Willie Walsh, chief executive of British Airways, said the stakes were high for a European Union proposal to make all airlines flying into and out of the bloc buy pollution permits, and to gradually buy emissions certificates at auction.

"It is hard to exaggerate the importance of emissions trading," Walsh told hundreds of industry representatives at a conference near Geneva airport.

He said that an emissions trading scheme, in line with what Brussels has proposed, would give airlines room to grow their businesses while not fanning climate change. This was preferable to taxes that can be too blunt an instrument, Walsh said.

"The goal must be to reduce global emissions at the least cost to the global economy. I believe carbon trading can achieve this," he said.

The U.N. Intergovernmental Panel on Climate Change said in a report last year that the aviation industry made up 3 percent of mankind's total contribution to global warming in 2005. That proportion is expected to rise to 5 percent by 2050.

Airbus CEO Tom Enders said that new technology and other innovations, particularly in fuel, were the key to making air travel more sustainable over the long term.

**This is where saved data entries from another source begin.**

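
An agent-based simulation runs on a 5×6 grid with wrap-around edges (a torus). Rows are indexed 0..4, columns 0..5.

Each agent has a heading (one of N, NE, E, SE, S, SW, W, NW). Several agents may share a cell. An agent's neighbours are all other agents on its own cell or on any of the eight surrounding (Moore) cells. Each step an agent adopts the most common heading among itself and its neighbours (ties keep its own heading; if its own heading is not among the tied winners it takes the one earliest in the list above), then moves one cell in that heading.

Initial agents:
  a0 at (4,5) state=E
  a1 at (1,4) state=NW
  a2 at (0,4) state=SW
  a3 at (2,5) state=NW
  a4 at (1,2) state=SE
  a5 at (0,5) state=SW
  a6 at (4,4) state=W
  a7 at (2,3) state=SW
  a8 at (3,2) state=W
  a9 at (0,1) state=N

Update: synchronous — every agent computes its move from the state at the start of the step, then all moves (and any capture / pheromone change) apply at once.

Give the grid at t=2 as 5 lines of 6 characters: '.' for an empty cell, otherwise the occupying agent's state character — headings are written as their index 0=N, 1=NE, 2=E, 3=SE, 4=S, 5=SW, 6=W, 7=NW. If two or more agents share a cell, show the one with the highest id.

......
..55..
..55..
605...
.5....

t=1: a0@(0,4):SW a1@(2,3):SW a2@(1,3):SW a3@(1,4):NW a4@(2,3):SE a5@(1,4):SW a6@(0,3):SW a7@(3,2):SW a8@(3,1):W a9@(4,1):N
t=2: a0@(1,3):SW a1@(3,2):SW a2@(2,2):SW a3@(2,3):SW a4@(3,2):SW a5@(2,3):SW a6@(1,2):SW a7@(4,1):SW a8@(3,0):W a9@(3,1):N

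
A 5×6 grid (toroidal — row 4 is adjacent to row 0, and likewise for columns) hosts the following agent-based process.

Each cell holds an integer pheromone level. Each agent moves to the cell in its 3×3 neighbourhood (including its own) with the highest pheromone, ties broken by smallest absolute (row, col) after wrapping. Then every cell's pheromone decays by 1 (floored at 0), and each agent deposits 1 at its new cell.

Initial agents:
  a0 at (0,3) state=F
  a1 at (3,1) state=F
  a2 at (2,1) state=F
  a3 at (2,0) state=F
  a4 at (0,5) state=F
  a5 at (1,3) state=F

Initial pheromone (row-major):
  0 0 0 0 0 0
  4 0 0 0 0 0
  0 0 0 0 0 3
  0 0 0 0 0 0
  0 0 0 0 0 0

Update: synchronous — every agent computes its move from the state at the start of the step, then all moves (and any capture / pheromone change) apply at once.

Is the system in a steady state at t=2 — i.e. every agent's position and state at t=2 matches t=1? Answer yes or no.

t=1: a0@(0,2) a1@(2,0) a2@(1,0) a3@(1,0) a4@(1,0) a5@(0,2) | pheromone: 0 0 2 0 0 0 / 6 0 0 0 0 0 / 1 0 0 0 0 2 / 0 0 0 0 0 0 / 0 0 0 0 0 0
t=2: a0@(0,2) a1@(1,0) a2@(1,0) a3@(1,0) a4@(1,0) a5@(0,2) | pheromone: 0 0 3 0 0 0 / 9 0 0 0 0 0 / 0 0 0 0 0 1 / 0 0 0 0 0 0 / 0 0 0 0 0 0

no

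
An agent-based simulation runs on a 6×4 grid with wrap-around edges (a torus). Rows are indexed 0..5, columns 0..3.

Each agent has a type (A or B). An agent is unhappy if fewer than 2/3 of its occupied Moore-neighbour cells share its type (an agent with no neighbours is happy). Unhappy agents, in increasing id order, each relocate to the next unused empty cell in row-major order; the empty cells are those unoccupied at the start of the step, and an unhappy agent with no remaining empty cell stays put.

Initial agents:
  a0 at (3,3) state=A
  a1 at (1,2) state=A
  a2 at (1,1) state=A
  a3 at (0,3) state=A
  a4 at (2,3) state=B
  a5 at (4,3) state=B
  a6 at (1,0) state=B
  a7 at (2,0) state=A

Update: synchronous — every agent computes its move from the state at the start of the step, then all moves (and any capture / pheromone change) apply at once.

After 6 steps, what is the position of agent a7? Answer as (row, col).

(3, 1)

t=1: a0@(0,0):A a1@(1,2):A a2@(1,1):A a3@(0,1):A a4@(0,2):B a5@(1,3):B a6@(2,1):B a7@(2,2):A
t=2: a0@(0,0):A a1@(0,3):A a2@(1,1):A a3@(0,1):A a4@(1,0):B a5@(2,0):B a6@(2,3):B a7@(3,0):A
t=3: a0@(0,0):A a1@(0,2):A a2@(1,2):A a3@(0,1):A a4@(1,3):B a5@(2,1):B a6@(2,3):B a7@(2,2):A
t=4: a0@(0,3):A a1@(0,2):A a2@(1,0):A a3@(0,1):A a4@(1,1):B a5@(2,0):B a6@(3,0):B a7@(3,1):A
t=5: a0@(0,3):A a1@(0,2):A a2@(0,0):A a3@(0,1):A a4@(1,2):B a5@(1,3):B a6@(2,1):B a7@(2,2):A
t=6: a0@(1,0):A a1@(1,1):A a2@(0,0):A a3@(0,1):A a4@(2,0):B a5@(2,3):B a6@(3,0):B a7@(3,1):A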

"If our growth is restricted, so are the benefits. So are the benefits aviation can bring to the world," Enders said, noting Airbus was experimenting with fuel cells as a way to decrease overall emissions.

Boeing Commercial Airplanes CEO Scott Carson said his firm was looking at algae-based products as an alternative to biofuels that are part of the food system. Prices for dietary staples including corn and wheat have shot up in past months, partly due to demands on crops for use as alternatives to oil and natural gas.

Philippe Rochat, executive director of the Air Transport Action Group, said the climate change declaration should help draw the industry together around a common goal, as has already been done in safety standards and e-ticketing initiatives.

"We are devoting the same energy, investment and sheer determination to ensure the industry has a sustainable future," he said.